This decorative peristyle and obelisk were built in 1940 by the WPA (Works Projects Administration). The reflecting pool was constructed earlier, in 1937, by the NYA (National Youth Administration). Both these were temporary "New Deal" public works agencies legislated into existence to help alleviate unemployment during the Great Depression.
A large bronze plaque, inset in a low marble wall behind the obelisk, reads as follows:
On November 22, 1963, John Fitzgerald Kennedy, thirty-fifth President of the United States, visited Dallas.

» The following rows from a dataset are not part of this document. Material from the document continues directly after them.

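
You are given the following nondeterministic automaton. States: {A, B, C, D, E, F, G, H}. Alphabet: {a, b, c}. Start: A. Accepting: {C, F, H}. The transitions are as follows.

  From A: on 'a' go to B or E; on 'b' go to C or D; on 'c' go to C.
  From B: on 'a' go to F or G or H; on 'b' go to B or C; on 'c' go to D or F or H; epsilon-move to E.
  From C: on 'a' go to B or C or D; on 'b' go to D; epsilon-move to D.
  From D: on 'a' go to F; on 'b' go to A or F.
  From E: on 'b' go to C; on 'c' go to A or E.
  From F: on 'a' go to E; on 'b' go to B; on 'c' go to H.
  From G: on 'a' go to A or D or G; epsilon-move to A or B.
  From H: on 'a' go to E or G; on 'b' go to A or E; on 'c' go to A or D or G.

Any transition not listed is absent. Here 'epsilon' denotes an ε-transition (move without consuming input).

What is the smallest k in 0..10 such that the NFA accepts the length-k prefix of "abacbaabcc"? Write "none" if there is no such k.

Start in {A}.
Read 'a': {A} → {B, E}.
Read 'b': {B, E} → {B, C, D, E}.
None of the earlier sets intersect F, but {B, C, D, E} does.

2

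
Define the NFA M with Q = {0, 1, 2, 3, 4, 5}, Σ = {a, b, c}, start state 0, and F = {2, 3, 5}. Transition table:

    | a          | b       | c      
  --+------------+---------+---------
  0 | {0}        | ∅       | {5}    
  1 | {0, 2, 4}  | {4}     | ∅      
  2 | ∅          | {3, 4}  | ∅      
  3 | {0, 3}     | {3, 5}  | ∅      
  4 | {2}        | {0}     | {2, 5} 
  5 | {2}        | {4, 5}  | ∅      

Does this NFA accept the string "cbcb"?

Start in {0}.
Read 'c': {0} → {5}.
Read 'b': {5} → {4, 5}.
Read 'c': {4, 5} → {2, 5}.
Read 'b': {2, 5} → {3, 4, 5}.
The final set {3, 4, 5} contains the accepting states 3, 5.

Yes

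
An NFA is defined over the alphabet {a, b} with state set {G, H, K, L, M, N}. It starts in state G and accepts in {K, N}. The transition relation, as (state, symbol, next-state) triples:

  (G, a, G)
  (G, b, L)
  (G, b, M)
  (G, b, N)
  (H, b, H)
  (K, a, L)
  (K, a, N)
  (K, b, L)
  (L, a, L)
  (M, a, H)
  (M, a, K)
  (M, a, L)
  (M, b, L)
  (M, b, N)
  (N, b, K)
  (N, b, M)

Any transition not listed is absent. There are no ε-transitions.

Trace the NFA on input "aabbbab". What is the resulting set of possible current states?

{H, K, L, M}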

A presidential parade traveled north on Houston Street to Elm Street and west on Elm Street. As the parade continued on Elm Street at 12:30 p.m., rifle shots wounded the President and Texas Governor John Connally.
Findings of the Warren Commission indicated that the rifle shots were fired from a sixth floor window near the southeast corner of the Texas School Book Depository, Elm and Houston, a block north of this marker.
President Kennedy expired at Parkland Hospital at 1:00 p.m. The John Fitzgerald Kennedy Memorial Plaza is nearby, bounded by Main, Record, Market, and Commerce streets.
An adjacent bronze plaque displays a map of Dealey Plaza and its environs.
Few visitors are aware that Dallas' very first house, a log cabin built in 1842, stood in the area immediately behind this peristyle, until it (the cabin) was washed away or damaged by a flood. The Trinity River, which now lies behind levees, once passed near the city where the Triple Underpass now exists.